Stylus
あの日、俺は仲間の一人である高橋と一生に新宿で飲んでいた。8月の暑い夕方だった。
高橋は、俗に言う『ヲタ』な『キモメン』だったが、身長188Cmで60Kgのモデル並だったので、彼女がいた。高橋はどMだったのでぽっちゃりした強気な女の子にモテた。
23時過ぎたあたりで高橋が彼女からの着信で引き上げると言うので、高橋と別れた後、俺は、どうするかなと思いながら終電に乗ろうと駅へ向かっていた。
丁度その時、雨が降り始め、雷がなって土砂降りになった。

『いや困ったな』

と、確か、独り言をつぶやいた。
その時、雷雨にもかかわらず、女の笑い声が聞こえて来たのだ。
気のせいな気もしたがハッキリと聞こえたのを覚えている。

ふと、振り返ると女がタバコをふかし、靴屋の前の軒先で雨宿りをしながら、独りで大笑いをしていた。

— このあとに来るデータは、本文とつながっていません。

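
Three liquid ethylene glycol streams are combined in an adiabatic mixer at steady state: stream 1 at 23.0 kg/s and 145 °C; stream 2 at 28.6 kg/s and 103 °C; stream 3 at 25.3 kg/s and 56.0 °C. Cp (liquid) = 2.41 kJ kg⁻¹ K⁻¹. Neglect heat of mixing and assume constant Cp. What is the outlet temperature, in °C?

No heat crosses the boundary, so H_out = H_in.
T_out = Σ ṁᵢCp,ᵢTᵢ / Σ ṁᵢCp,ᵢ
      = 18551 / 185.33 = 100.1 °C

T_out = 100 °C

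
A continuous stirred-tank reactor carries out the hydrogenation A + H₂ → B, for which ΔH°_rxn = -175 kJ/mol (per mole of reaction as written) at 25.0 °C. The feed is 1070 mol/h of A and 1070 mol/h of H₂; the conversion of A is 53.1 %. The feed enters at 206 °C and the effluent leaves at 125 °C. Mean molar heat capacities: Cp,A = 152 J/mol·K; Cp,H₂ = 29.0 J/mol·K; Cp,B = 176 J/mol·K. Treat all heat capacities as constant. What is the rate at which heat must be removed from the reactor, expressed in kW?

Q_out = 32.1 kW

Extent of reaction ξ = 0.531 × 1070 = 568.17 mol/h
Reaction term: ξ·ΔH°_rxn = 568.17 × -175 = -99430 kJ/h
Sensible, feed 206→25 °C: -35054 kJ/h
Outlet flows (mol/h): A 501.83, H₂ 501.83, B 568.17
Sensible, products 25→125 °C: 19083 kJ/h
Q = ΔH = -115400 kJ/h = -32.056 kW
Heat removed = 32.056 kW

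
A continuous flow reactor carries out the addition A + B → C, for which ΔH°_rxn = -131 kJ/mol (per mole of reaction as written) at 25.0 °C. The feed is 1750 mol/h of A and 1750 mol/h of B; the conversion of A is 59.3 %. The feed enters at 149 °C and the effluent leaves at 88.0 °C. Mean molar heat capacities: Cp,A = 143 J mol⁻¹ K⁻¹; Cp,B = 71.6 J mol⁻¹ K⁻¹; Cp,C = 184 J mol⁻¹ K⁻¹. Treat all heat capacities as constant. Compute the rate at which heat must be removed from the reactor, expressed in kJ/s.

Q_out = 44.7 kJ/s

Extent of reaction ξ = 0.593 × 1750 = 1037.8 mol/h
Reaction term: ξ·ΔH°_rxn = 1037.8 × -131 = -135950 kJ/h
Sensible, feed 149→25 °C: -46568 kJ/h
Outlet flows (mol/h): A 712.25, B 712.25, C 1037.8
Sensible, products 25→88.0 °C: 21659 kJ/h
Q = ΔH = -160850 kJ/h = -44.682 kW
Heat removed = 44.682 kJ/s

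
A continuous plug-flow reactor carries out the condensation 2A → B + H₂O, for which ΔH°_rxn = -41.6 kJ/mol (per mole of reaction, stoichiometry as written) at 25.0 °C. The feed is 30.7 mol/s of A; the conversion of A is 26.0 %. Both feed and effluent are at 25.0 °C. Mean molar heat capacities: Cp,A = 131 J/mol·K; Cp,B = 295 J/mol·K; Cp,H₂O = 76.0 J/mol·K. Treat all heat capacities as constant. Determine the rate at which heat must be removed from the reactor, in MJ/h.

Extent of reaction ξ = 0.260 × 30.7 / 2 = 3.991 mol/s
Reaction term: ξ·ΔH°_rxn = 3.991 × -41.6 = -166.03 kJ/s
Q = ΔH = -166.03 kJ/s = -166.03 kW
Heat removed = 597.69 MJ/h

Q_out = 598 MJ/h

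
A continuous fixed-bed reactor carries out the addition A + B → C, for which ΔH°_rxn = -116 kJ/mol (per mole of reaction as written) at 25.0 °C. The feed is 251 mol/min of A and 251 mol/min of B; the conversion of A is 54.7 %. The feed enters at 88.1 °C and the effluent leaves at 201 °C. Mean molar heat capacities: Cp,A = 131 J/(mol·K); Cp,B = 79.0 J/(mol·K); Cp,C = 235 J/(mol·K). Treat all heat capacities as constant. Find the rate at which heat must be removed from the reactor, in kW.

Extent of reaction ξ = 0.547 × 251 = 137.3 mol/min
Reaction term: ξ·ΔH°_rxn = 137.3 × -116 = -15926 kJ/min
Sensible, feed 88.1→25 °C: -3326 kJ/min
Outlet flows (mol/min): A 113.7, B 113.7, C 137.3
Sensible, products 25→201 °C: 9881.1 kJ/min
Q = ΔH = -9371.4 kJ/min = -156.19 kW
Heat removed = 156.19 kW

Q_out = 156 kW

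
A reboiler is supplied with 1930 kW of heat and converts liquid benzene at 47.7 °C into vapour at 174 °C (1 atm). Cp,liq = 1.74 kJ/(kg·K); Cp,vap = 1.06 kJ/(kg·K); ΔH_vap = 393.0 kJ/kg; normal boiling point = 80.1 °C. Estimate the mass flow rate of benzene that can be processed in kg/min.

ṁ = 211 kg/min

Δh = 1.74×(80.1−47.7) + 393.0 + 1.06×(174−80.1) = 548.91 kJ/kg
Q = 1930 kW = 1930 kJ/s = 115800 kJ/min
ṁ = Q/Δh = 115800 / 548.91 = 210.96 kg/min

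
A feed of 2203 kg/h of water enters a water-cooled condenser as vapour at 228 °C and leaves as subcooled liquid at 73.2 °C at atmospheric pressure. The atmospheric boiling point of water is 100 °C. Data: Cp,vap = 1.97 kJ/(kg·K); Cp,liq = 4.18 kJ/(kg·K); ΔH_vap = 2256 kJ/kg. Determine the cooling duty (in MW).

vapour 228→100 °C: -252.16 kJ/kg
condensation at 100 °C: -2256 kJ/kg
liquid 100→73.2 °C: -112.02 kJ/kg
Δh = -252.16 + -2256 + -112.02 = -2620.2 kJ/kg
Q = ṁ·Δh = 2203 kg/h × -2620.2 kJ/kg = -5.7723e+06 kJ/h
|Q| = 1603.4 kW = 1.6034 MW

Q_c = 1.60 MW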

『病気だな。』と思いながら、どこかで見た顔だなとも思いながら、前を向いた瞬間、誰かにぶつかってしまった。

慌てて、謝ろうとした際、『すびまぜん』と噛んでしまった。


相手は大きな男だった。彼は俺を見るなり、いきりたって来たのだ。

当然、俺は逃げ出した。


走った。


走って走って走った。


息が切れて、苦しくて、顔が歪んでも走った。



そして、逃げ切った・・・





呼吸を整えながら、時計をみると0時30分を過ぎていた。そう、終電を逃していた。服もずぶ濡れだった。
俺は自分の無力感に襲われ、ただ黙って座り込むしかなかった。

『ついてないや。』


そんな言葉を吐き捨てた時に、彼は現れた。